- Polymer degrading enzymes (Glycoside hydrolases, Lytic polysaccharide monooxygenases, Cellobiose dehydrogenases, Nylon Hydrolases)
- Electron and proton transfers
- Enzymatic mechanisms
- Protein-protein interactions
- Protein flexibility
- Biopolymer matrices and enzyme immobilization
- X-ray/neutron crystallography
- Small-angle X-ray/neutron scattering
- Quantum chemistry
Research SummaryCellulose deconstruction
: We are interested in the enzymatic cellulose degradation, a key challenge remaining to be overcome for efficient cellulosic biofuel production. Understanding how wood degrading organism enzymes function is required to guide enzyme engineering and design of more efficient enzymes. Two types of extracellular enzymatic systems have been identified in microorganisms capable of cellulose degradation: a hydrolytic system and an oxidative system. Effort in our lab is focused on gaining insight into the structures, dynamics and functions of enzymes from both systems.

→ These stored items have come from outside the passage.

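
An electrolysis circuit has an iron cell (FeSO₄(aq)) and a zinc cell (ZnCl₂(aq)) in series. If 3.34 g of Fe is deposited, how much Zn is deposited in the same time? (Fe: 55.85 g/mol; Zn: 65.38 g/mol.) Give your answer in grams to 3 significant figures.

n(Fe) = 3.34 / 55.85 = 0.05980 mol
Fe²⁺ + 2e⁻ → Fe, so n(e⁻) = 2 × 0.05980 = 0.1196 mol
Same current for the same time ⇒ same n(e⁻) = 0.1196 mol in both cells.
Zn²⁺ + 2e⁻ → Zn, so n(Zn) = 0.1196 / 2 = 0.05980 mol
m(Zn) = 0.05980 × 65.38 = 3.91 g

3.91 g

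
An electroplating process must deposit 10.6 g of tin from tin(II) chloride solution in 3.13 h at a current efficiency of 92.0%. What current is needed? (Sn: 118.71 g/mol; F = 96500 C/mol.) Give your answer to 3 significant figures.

1.66 A

n(Sn) = 10.6 / 118.71 = 0.08929 mol
Sn²⁺ + 2e⁻ → Sn, so n(e⁻) = 2 × 0.08929 = 0.1786 mol
Q = 0.1786 × 96500 / 0.920 = 18730 C
I = Q / t = 18730 / 11268 s = 1.66 A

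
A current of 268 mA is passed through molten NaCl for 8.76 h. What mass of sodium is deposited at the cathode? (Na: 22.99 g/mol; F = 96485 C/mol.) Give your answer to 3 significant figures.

Charge passed = 0.268 × 31536 = 8452 C
n(e⁻) = 8452 / 96485 = 0.08760 mol
Na⁺ + e⁻ → Na, so n(Na) = 0.08760 mol
m = 0.08760 × 22.99 = 2.01 g

2.01 g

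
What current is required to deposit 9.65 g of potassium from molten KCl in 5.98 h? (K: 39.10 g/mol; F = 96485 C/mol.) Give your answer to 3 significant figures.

1.11 A

n(K) = 9.65 / 39.10 = 0.2468 mol
K⁺ + e⁻ → K, so n(e⁻) = 0.2468 mol
Q = 0.2468 × 96485 = 23810 C
I = Q / t = 23810 / 21528 s = 1.11 A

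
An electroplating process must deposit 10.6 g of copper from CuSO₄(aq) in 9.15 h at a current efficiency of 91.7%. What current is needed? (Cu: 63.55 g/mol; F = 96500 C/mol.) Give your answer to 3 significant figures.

1.07 A

n(Cu) = 10.6 / 63.55 = 0.1668 mol
Cu²⁺ + 2e⁻ → Cu, so n(e⁻) = 2 × 0.1668 = 0.3336 mol
Q = 0.3336 × 96500 / 0.917 = 35110 C
I = Q / t = 35110 / 32940 s = 1.07 A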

Nylon depolymerization: We are interested to characterize and understand common structural features that determine activity and substrate/product selectivity of nylon hydrolases, a family of enzymes that depolymerizes nylon. While the high crystallinity of nylon makes it a strong engineering plastic, it also makes it recalcitrant to enzymatic depolymerization. We use X-ray and neutron scattering to gain structural and dynamics understanding of the nylon hydrolysis reaction. This knowledge will be used to guide the rational engineering of enzymes with improved efficiency. (This project is a collaboration with the Dr Josh Michener at ORNL.)

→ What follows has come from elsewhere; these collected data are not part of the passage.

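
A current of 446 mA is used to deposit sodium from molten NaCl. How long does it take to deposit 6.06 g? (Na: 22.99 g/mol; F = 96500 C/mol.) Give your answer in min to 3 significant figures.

n(Na) = 6.06 / 22.99 = 0.2636 mol
Na⁺ + e⁻ → Na, so n(e⁻) = 0.2636 mol
Q = 0.2636 × 96500 = 25440 C
t = Q / I = 25440 / 0.446 = 57040 s = 951 min

951 min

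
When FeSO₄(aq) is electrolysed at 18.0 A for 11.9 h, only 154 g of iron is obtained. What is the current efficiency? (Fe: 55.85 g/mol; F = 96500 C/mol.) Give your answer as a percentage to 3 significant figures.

69.0%

Q = 18.0 × 42840 = 7.711×10^5 C
n(e⁻) = 7.711×10^5 / 96500 = 7.991 mol
Fe²⁺ + 2e⁻ → Fe, so theoretical n(Fe) = 3.996 mol → 223.2 g
Efficiency = 154 / 223.2 = 0.6900 = 69.0%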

Enzyme immobilization: We are using X-ray and neutron scattering to study the structure and dynamics of biopolymer matrices and immobilized enzymes. This project is part of the BIG collaboration funded by the Novo Nordisk Foundation and led by Dr Sonja Salmon at NC State.
We use primarily a combination of X-ray and neutron diffraction and scattering to probe enzyme structure, dynamics and function.